A medida que su discurso se desarrollaba fue asomando el habitual influjo orteguianao, común denominador del comité español, que daba ya evidentes síntomas de agotamiento. Casi al final de su intervención, Medina expuso una especie de Doctrina Monroe ajustada a la escala canaria:

Si Canarias deja de ser internacional y, sobre todo, europea, la opción española deja de tener interés; nos sudamericanizamos o nos africanizamos. El equilibrio entre españolidad e internacionalidad es muy frágil. No se trata de que los peninsulares se retiren del Archipiélago, ni de que haya sustitución de banderas rojo-y-gualda por banderas tricolores. Se trata de que la nación española en su totalidad reconozca que Canarias está a mil kilómetros de distancia, y que esta distancia tiene que ser reconocida, que la economía canaria es muy diferente a la peninsular y requiere un régimen especial, y que los canarios son los que deben administrar sus propios gobiernos locales y regionales sin interferencias del poder central.

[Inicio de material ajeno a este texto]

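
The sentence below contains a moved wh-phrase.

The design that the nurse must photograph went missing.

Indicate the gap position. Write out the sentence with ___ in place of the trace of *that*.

'that' functions as the direct object of 'photograph'. The gap is right after 'photograph'.

The design that the nurse must photograph ___ went missing.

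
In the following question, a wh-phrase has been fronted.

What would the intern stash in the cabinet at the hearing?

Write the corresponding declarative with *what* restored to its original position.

The intern would stash what in the cabinet at the hearing.

'what' is the direct object of 'stash'. Fronting leaves a gap immediately after 'stash':
What would the intern stash ___ in the cabinet at the hearing?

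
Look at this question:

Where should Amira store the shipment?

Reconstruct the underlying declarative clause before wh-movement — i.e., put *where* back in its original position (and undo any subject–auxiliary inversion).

Amira should store the shipment where.

'where' is the locative complement of 'store'. It moves to the left edge, and the trace sits right after 'shipment':
Where should Amira store the shipment ___?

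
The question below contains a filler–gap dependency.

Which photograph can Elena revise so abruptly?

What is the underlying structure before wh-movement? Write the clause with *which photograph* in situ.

'which photograph' functions as the direct object of 'revise'. Wh-movement fronts it, leaving a gap right after 'revise':
Which photograph can Elena revise ___ so abruptly?

Elena can revise which photograph so abruptly.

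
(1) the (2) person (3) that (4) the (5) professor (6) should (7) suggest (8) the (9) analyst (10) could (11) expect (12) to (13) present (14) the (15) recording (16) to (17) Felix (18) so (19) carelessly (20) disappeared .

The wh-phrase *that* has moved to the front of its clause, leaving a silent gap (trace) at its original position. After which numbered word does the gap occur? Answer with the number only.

The filler 'that' is interpreted as the direct object of 'expect'. It moves to the left edge, and the trace sits right after 'expect':
The person that the professor should suggest the analyst could expect ___ to present the recording to Felix so carelessly disappeared.
'expect' is word 11.

11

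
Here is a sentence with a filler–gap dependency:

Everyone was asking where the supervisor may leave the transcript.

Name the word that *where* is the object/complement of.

leave

Pre-movement form: The supervisor may leave the transcript where.
'where' functions as the locative complement of 'leave'. Wh-movement fronts it, leaving a gap right after 'transcript':
Everyone was asking where the supervisor may leave the transcript ___.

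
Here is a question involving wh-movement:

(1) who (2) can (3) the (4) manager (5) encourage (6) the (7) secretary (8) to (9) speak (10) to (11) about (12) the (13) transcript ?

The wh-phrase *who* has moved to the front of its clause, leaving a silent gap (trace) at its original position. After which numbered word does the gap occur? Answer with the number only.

10

Pre-movement form: The manager can encourage the secretary to speak to who about the transcript.
'who' is the object of the preposition 'to'. Wh-movement fronts it, leaving a gap right after 'to':
Who can the manager encourage the secretary to speak to ___ about the transcript?
'to' is word 10.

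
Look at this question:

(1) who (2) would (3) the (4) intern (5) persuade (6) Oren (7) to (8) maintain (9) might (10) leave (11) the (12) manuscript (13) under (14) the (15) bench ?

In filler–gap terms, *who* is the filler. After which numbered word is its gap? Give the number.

8

Before movement: The intern would persuade Oren to maintain who might leave the manuscript under the bench.
'who' is the subject of the clause embedded under 'maintain'. Wh-movement fronts it, leaving a gap right after 'maintain':
Who would the intern persuade Oren to maintain ___ might leave the manuscript under the bench?
'maintain' is word 8.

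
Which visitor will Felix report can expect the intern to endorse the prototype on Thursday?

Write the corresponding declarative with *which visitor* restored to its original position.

Felix will report which visitor can expect the intern to endorse the prototype on Thursday.

'which visitor' is the subject of the clause embedded under 'report'. Fronting leaves a gap immediately after 'report':
Which visitor will Felix report ___ can expect the intern to endorse the prototype on Thursday?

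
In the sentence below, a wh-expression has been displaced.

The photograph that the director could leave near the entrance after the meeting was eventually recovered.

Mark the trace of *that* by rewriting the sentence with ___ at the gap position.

The photograph that the director could leave ___ near the entrance after the meeting was eventually recovered.

'that' functions as the direct object of 'leave'. The gap is right after 'leave'.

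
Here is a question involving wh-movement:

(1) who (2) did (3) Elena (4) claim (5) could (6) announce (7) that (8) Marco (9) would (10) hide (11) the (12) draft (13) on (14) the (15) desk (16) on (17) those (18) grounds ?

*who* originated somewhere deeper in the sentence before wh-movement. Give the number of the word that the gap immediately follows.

Underlying clause: Elena did claim who could announce that Marco would hide the draft on the desk on those grounds.
'who' functions as the subject of the clause embedded under 'claim'. Fronting leaves a gap immediately after 'claim':
Who did Elena claim ___ could announce that Marco would hide the draft on the desk on those grounds?
'claim' is word 4.

4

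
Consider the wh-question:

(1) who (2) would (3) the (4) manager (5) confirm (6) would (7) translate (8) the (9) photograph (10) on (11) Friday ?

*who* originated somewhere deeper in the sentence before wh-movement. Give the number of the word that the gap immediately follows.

5

Underlying clause: The manager would confirm who would translate the photograph on Friday.
The filler 'who' is interpreted as the subject of the clause embedded under 'confirm'. It moves to the left edge, and the trace sits right after 'confirm':
Who would the manager confirm ___ would translate the photograph on Friday?
'confirm' is word 5.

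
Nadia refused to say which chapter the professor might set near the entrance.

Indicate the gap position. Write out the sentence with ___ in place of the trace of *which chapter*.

Nadia refused to say which chapter the professor might set ___ near the entrance.

Pre-movement form: The professor might set which chapter near the entrance.
The filler 'which chapter' is interpreted as the direct object of 'set'. The gap is right after 'set'.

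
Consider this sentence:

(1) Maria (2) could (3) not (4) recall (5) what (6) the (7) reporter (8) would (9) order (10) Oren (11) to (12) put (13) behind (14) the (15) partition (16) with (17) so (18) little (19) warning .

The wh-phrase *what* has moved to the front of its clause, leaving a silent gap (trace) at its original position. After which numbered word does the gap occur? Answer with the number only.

In situ: The reporter would order Oren to put what behind the partition with so little warning.
The filler 'what' is interpreted as the direct object of 'put'. It moves to the left edge, and the trace sits right after 'put':
Maria could not recall what the reporter would order Oren to put ___ behind the partition with so little warning.
'put' is word 12.

12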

Un mes después de que en Salamanca resonaran estas palabras, Antonio Cubillo, cabecilla del Mpaiac, yacía convaleciente en un hospital de Argel, víctima de un atentado atribuido a las fuerzas policiales españolas. Tres décadas después, a finales de 2009, el exministro Otero Novas reveló a la prensa un mensaje que Washington envió a Adolfo Suárez, en el cual se amenazaba con apoyar a Cubillo si España no entraba en la OTAN. La amenaza podría convertir a las Canarias en la Cuba de finales del XIX.

Al igual que Martí Zaro en 1964, en enero de 1976 Otero Novas fue enviado a las islas; por Manuel Fraga, ministro de la Gobernación. El joven gallego debía realizar un informe, si bien en esta ocasión no se trataba de captar personalidades relevantes de la cultura, sino algo de mayor calado político. Su impresión fue alarmante y en cierto modo convergente con algunas de las afirmaciones que después expuso Medina. El abandono del Sáhara Occidental había producido un gran impacto entre la población. Las islas se sentían vulnerables frente a un continente que, en Marruecos y Argelia, servía de escenario para el pulso entre las dos potencias que marcaron la Guerra Fría. Por otro lado, era evidente que tras la Marcha Verde se hallaban las barras y estrellas. En tan complicado tablero, Cubillo se convirtió en una pieza más codiciada dentro de ese pulso, máxime a partir del momento en el cual su grupo entró en contacto con el Grapo. La oferta norteamericana fue clara. Su desactivación exigía una condición: la entrada de España en la OTAN. De lo contrario, España perdería Canarias.

El 30 de mayo de 1982, España, con las islas convertidas en comunidad autónoma, se convirtió en el miembro número dieciséis de la Organización del Tratado del Atlántico Norte, tras culminar unas negociaciones abiertas por una UCD que se desintegró una vez cumplido su transitorio objetivo. El encargado de efectuar el ingreso fue Felipe González, que tan favorecido se vio por las estructuras socialdemócratas alemanas, genuino producto de la Guerra Fría que culminó con la caída del Telón de Acero.